The authors concluded that CK-1827452 significantly increases systolic ejection time, stroke volume, and ejection fraction calculated by a hybrid method employing Doppler-derived stroke volume in a concentration dependent manner. Statistically significant increases were demonstrated in systolic ejection time at plasma concentrations greater than 100 ng/mL, in stroke volume at plasma concentrations greater than 200 ng/mL, and in hybrid ejection fraction at plasma concentrations greater than 300 ng/mL. At plasma concentrations greater than 400 ng/mL, increases in stroke volume appeared to plateau in association with a concentration-dependent decline in heart rate. In addition, the data demonstrated statistically significant correlations between increasing CK-1827452 plasma concentration and decreases in left ventricular end-systolic volume and left ventricular end-diastolic volume. For the patients that were tolerant of all study drug infusions, no consistent pattern of adverse events with either dose or duration of infusion emerged.

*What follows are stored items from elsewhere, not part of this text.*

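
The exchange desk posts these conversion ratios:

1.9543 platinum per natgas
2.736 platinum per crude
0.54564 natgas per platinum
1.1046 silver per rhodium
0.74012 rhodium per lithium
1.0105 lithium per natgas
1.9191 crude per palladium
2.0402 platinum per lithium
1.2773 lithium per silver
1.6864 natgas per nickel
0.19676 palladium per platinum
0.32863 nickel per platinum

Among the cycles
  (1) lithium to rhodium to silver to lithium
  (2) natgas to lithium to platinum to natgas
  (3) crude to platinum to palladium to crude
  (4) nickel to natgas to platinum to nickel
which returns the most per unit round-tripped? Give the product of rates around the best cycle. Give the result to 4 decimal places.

(1) 0.74012 × 1.1046 × 1.2773 = 1.04424
(2) 1.0105 × 2.0402 × 0.54564 = 1.12490
(3) 2.736 × 0.19676 × 1.9191 = 1.03312
(4) 1.6864 × 1.9543 × 0.32863 = 1.08308
Highest is cycle (2) at 1.1249 (>1, arbitrage).

1.1249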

This presentation included the first public disclosure of analyses showing that patients with reduced stroke volumes ( < 50 mL) at baseline had pharmacodynamic responses to CK-1827452 that were generally greater than those in patients with greater stroke volumes at baseline, demonstrating robust pharmacodynamic activity in this more severely affected sub-population of patients from the study. The authors concluded that these findings support further study and translation of this novel mechanism into patients with heart failure.

Poster Presentations

A poster titled "Echocardiographic Detection of Increases in Ejection Fraction in Patients with Heart Failure Receiving the Selective Cardiac Myosin Activator, CK-1827452" was displayed on Sunday, May 31, 2009 and was presented by Jonathan H. Goldman, MD, FACC, Chief Medical Officer, ICON Medical Imaging, Warrington, PA. This poster included the first public disclosure of analyses comparing the effect of CK-1827452 on ejection fraction calculated from two ventricular volumes assessed by the biplane Method of Discs and two hybrid methods that use a measurement of stroke volume based on Doppler interrogation of the left ventricular outflow tract and a single assessment of ventricular volume by the Method of Discs.